Lettre d’un habitant de Bayonne à monsieur de Melimont à propos de l’activité des navires anglais contre les navires espagnols et prévenant son interlocuteur de l’installation d’une colonie anglaise au nord de la Floride, à Norembega, ce qui, à terme, conduirait à des difficultés pour la pêche à Terre-Neuve.

Bibliothèque nationale de France, Fonds français 15576, Recueil de lettres, pour la plupart originales et autres pièces relatives à l’histoire de France principalement sous les règnes de Charles IX, Henri III, Henri IV et Louis XIII (1477-1657), XXXVII, Règne de Henri IV (1595-1599)., fol. 24.

L’on a imprimé les raisons pour lesquelles la Royne d’Angleterre prend la protection des Pays-Bas que je envoiray si tost que je auray faict trouver en Français.

Les deputez des Pays-Bas qui sont tousioursicy disent que le roy leur a envoyé faire des grandes offres pour les empescher de recevoir les Anglois en leurs villes.

L’on a point de nouvelles de Drak depuis ceste ville de Bayonne ou aux environs.

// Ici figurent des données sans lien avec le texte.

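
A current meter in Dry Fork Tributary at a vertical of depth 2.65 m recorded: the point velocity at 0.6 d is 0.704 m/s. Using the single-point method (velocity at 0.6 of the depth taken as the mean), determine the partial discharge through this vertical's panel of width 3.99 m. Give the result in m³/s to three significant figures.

7.44 m³/s

v̄ = v₀.₆ = 0.704 m/s
q = v̄ × d × w = 0.7040 × 2.65 × 3.99 = 7.444 m³/s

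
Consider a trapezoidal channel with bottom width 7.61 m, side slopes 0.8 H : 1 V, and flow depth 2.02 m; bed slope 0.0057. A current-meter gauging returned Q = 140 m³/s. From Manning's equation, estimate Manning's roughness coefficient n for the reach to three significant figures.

0.0129

A = (b + z·y)·y = (7.61 + 0.8×2.02)×2.02 = 18.64 m²
P = b + 2y√(1+z²) = 7.61 + 2×2.02×√(1+0.8²) = 12.78 m
R = A/P = 18.64/12.78 = 1.458 m
n = (1/Q)·A·R^(2/3)·S^(1/2) = (1/140) × 18.64 × 1.286 × 0.07550 = 0.01292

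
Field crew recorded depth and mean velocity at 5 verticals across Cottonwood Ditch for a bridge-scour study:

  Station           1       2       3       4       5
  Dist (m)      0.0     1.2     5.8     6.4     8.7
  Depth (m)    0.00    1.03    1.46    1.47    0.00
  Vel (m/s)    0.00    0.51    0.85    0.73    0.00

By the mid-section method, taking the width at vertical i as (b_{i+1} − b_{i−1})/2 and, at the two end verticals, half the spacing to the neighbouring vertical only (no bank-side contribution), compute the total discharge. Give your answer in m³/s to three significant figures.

6.31 m³/s

w_2 = (5.8 − 0.0)/2 = 2.9 m; q_2 = 0.51 × 1.03 × 2.9 = 1.523 m³/s
w_3 = (6.4 − 1.2)/2 = 2.6 m; q_3 = 0.85 × 1.46 × 2.6 = 3.227 m³/s
w_4 = (8.7 − 5.8)/2 = 1.45 m; q_4 = 0.73 × 1.47 × 1.45 = 1.556 m³/s
Stations 1, 5 contribute zero (depth or velocity is 0).
Q = Σ qᵢ = 6.306 m³/s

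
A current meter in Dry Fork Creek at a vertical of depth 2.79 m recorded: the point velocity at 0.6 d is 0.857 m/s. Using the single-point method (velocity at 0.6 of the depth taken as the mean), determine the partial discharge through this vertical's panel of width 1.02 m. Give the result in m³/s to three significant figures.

2.44 m³/s

v̄ = v₀.₆ = 0.857 m/s
q = v̄ × d × w = 0.8570 × 2.79 × 1.02 = 2.439 m³/s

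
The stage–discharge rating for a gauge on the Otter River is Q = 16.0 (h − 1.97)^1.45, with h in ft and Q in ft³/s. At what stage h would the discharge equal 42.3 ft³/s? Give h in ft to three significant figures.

3.93 ft

h − h₀ = (Q/C)^(1/b) = (42.3/16.0)^(1/1.45) = 1.955 ft
h = 1.97 + 1.955 = 3.925 ft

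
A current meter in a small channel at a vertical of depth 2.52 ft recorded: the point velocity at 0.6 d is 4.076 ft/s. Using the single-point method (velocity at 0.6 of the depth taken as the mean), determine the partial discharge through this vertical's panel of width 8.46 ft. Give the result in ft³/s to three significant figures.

86.9 ft³/s

v̄ = v₀.₆ = 4.076 ft/s
q = v̄ × d × w = 4.076 × 2.52 × 8.46 = 86.90 ft³/s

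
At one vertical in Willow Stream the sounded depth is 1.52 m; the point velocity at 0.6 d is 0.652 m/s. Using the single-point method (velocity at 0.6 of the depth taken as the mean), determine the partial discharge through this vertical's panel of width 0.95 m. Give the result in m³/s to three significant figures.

0.941 m³/s

v̄ = v₀.₆ = 0.652 m/s
q = v̄ × d × w = 0.6520 × 1.52 × 0.95 = 0.9415 m³/s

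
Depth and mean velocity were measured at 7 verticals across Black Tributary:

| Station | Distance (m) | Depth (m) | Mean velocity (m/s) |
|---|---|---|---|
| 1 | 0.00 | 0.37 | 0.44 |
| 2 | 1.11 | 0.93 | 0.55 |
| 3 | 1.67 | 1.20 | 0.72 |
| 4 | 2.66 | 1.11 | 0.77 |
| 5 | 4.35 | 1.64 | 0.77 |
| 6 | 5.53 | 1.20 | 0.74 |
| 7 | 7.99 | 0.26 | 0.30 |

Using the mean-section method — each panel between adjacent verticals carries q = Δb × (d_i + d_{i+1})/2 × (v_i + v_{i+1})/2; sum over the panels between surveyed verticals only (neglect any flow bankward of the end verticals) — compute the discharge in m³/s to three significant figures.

Panel 1-2: Δb = 1.11 m, d̄ = (0.37+0.93)/2 = 0.65, v̄ = (0.44+0.55)/2 = 0.495 → q = 1.11×0.65×0.495 = 0.3571 m³/s
Panel 2-3: Δb = 0.56 m, d̄ = (0.93+1.20)/2 = 1.065, v̄ = (0.55+0.72)/2 = 0.635 → q = 0.56×1.065×0.635 = 0.3787 m³/s
Panel 3-4: Δb = 0.99 m, d̄ = (1.20+1.11)/2 = 1.155, v̄ = (0.72+0.77)/2 = 0.745 → q = 0.99×1.155×0.745 = 0.8519 m³/s
Panel 4-5: Δb = 1.69 m, d̄ = (1.11+1.64)/2 = 1.375, v̄ = (0.77+0.77)/2 = 0.77 → q = 1.69×1.375×0.77 = 1.789 m³/s
Panel 5-6: Δb = 1.18 m, d̄ = (1.64+1.20)/2 = 1.42, v̄ = (0.77+0.74)/2 = 0.755 → q = 1.18×1.42×0.755 = 1.265 m³/s
Panel 6-7: Δb = 2.46 m, d̄ = (1.20+0.26)/2 = 0.73, v̄ = (0.74+0.30)/2 = 0.52 → q = 2.46×0.73×0.52 = 0.9338 m³/s
Q = Σ q = 5.576 m³/s

5.58 m³/s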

Il a fait beaucoup de maulx et en a tiré argent.

L’admiral d’Angleterre m’a dict que leurs subiectz avoient depuis peu prins quarante quatre vaisseaulx espagnolz et « de Bray ». Ilz en ont mené beaucoup à Plemutz et a esté aucun fors portugais. Ilz ont quatre cens presonniers que mariniers que aucun dont ilz ne scavent que faire. Et l’en ont mis en ceste ville en des lieux publics ou ilz leur font travailler à tourner des roues à moudre farines, poudres et aucunes choses comme à des chevaulx.

Ilz ont offert au roy du Portugal de luy rendre tous ceulx de sa nation mais non les vaisseaulx ny marchandises.

Le sieur des Raley avoit envoié en mars dernier cinq ou six vaisseaulx en la coste de la Floride ou ung peu au dessus, tirant bien le nord. Il veult establir une colonie d’Anglois près du lieu de Norembega marqué dans la carte générale. Et luy en a, la reyne d’Angleterre, donné lettres le constituant roy de ce pays, la ou aussy Monsieur de Mameissiere a part y avant envoyé deux de ses gens avec sa flotte. Ilz y sont arrivez de bon vent et commencent à y bastir un fort qui sera à l’advenir de très grande importance aux subiectz du roy pour la pesche des Terres Neuves qu’ilz appellent en François ou il va tant de Normans, Bretons et Gascoins qu’ilz en fournissent les costes d’Espaigne jusqu’en Italie à Livorne du poisson prins en ce lieu là. Et m’ont les marchans advertiz qui si les Anglois se peuvent une fois establir là, ils feront un dommage inestimable a la France, ostant aux subiectz du roy ce traffic qui est infini. Sembleroit à propos que l’on fist scavoir en Normandie et en Bretaigne des vieulx pillottes si ledit fort pres dudit lieu de Norembega nuyra audit traffic, car tenez pour certain que les Anglois s’y establjront, estans très fort par mer.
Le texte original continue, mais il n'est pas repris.